Casamento: Os diferentes tipos de regimes de bens

A decisão de avançar para um casamento dá muito que pensar. Passar a partilhar a vida com outra pessoa tem muitos desafios e é importante tomar algumas decisões. Uma delas está relacionada com os bens. Será que vão querer partilhar os bens ou manter os bens na esfera pessoal de cada um? Qual é a melhor opção?

Publicado por Finanças | 0
Casamento: Os diferentes tipos de regimes de bens

A melhor opção depende das condições em concreto de cada casal.

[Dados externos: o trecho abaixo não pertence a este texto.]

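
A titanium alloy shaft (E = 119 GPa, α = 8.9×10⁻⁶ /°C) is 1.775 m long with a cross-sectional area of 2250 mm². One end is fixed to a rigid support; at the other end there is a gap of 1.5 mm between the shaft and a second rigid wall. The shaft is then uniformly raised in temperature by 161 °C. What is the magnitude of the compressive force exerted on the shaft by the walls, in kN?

P ≈ 157 kN

Unrestrained expansion: δ_free = αΔT L = 8.9×10⁻⁶ × 161 × 1775 = 2.543 mm.
After closing the 1.5 mm clearance, 2.543 − 1.5 = 1.043 mm of expansion remains to be suppressed by the wall.
Compatibility: PL/(AE) = 1.043 mm, so σ = P/A = E × (1.043/1775) = 69.95 MPa.
P = σA = 69.95 × 2250 = 157.4 kN.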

Mas uma coisa é certa, se os cônjuges não se derem ao trabalho de pensar nesta questão antes do casamento, o Estado tomará essa decisão pelos dois. Isto acontece porque a lei assume por defeito o regime de comunhão de adquiridos. Se na maioria dos casos esta pode ser a solução mais adequada, a verdade é que nem sempre é assim e o casal pode ficar prejudicado se não tiver optado efetivamente pelo melhor regime para o seu caso em concreto.

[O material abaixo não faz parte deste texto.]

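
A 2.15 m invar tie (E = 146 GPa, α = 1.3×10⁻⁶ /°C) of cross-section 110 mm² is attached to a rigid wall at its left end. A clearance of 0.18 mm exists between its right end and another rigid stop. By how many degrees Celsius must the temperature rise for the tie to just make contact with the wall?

The gap closes when αΔT L = 0.18 mm, since the tie is still unstressed at that instant.
So ΔT = g/(αL) = 0.18/(1.3×10⁻⁶ × 2150) = 64.4 °C.

ΔT ≈ 64.4 °C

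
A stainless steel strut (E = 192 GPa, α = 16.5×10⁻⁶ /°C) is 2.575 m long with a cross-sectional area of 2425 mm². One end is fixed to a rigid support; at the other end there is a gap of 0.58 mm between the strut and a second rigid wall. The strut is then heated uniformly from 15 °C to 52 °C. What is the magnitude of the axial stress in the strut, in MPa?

Unrestrained expansion: δ_free = αΔT L = 16.5×10⁻⁶ × 37 × 2575 = 1.572 mm.
This exceeds the 0.58 mm gap, so the wall pushes back. The portion of expansion that must be recovered elastically is δ_free − gap = 1.572 − 0.58 = 0.992 mm.
That suppressed elongation corresponds to σ = E·Δ/L = 192×10³ × 0.992/2575 = 73.97 MPa.

σ ≈ 74 MPa (compressive)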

Os regimes de casamento previstos na lei

Comunhão de adquiridos

Como o próprio nome indica, os bens comuns do casal são aqueles que forem adquiridos depois do matrimónio. Isto significa que todos os bens que cada um tinha à data do casamento são considerados bens próprios. Mesmo depois do casamento são ainda considerados bens próprios os que cada um vier a receber a título gratuito - caso das doações ou sucessões - e os bens de direito próprio anterior ao casamento que venham a ser recebidos já depois do casamento. Por exemplo, se um dos membros do casal decide vender um imóvel que já tinha antes do casamento, o dinheiro que resultar da venda é um bem próprio. Tudo o resto que for adquirido após o matrimónio, incluindo os frutos do trabalho dos cônjuges, é considerado bem comum do casal.

Comunhão geral

Neste caso, todos os bens que cada um tem à data do casamento e os bens futuros são considerados bens comuns do casal, quer estes tenham sido pagos ou recebidos gratuitamente, como no caso das heranças ou doações. Ainda assim, há um conjunto de bens que são considerados pessoais e que não são abrangidos por este regime. É o caso de bens como as roupas ou a correspondência, mas também dos bens doados em que o doador declara expressamente que o bem pertence apenas ao cônjuge herdeiro.

Note-se que este regime não pode ser adotado pelos casais que já tenham filhos não comuns à data do casamento.

Separação de bens

Quando os membros do casal querem manter os seus bens na esfera pessoal de cada um, antes e depois do casamento, esta é opção a escolher. Neste caso, sejam bens adquiridos ou recebidos gratuitamente, antes ou depois do casamento, são sempre bens pessoais. Isso não invalida que os dois possam ser coproprietários de um bem, caso decidam comprá-lo em conjunto.

Este regime de casamento é aplicado obrigatoriamente aos casais em que um, ou ambos, tenham completado os 60 anos. O mesmo acontece quando o casamento é celebrado sem organização do processo preliminar necessário.

Outras opções

Há ainda a opção de os membros do casal poderem estipular um regime de bens que conjugue as possibilidades previstas nos regimes anteriores, apenas com a condição de que se mantenham dentro dos limites da lei.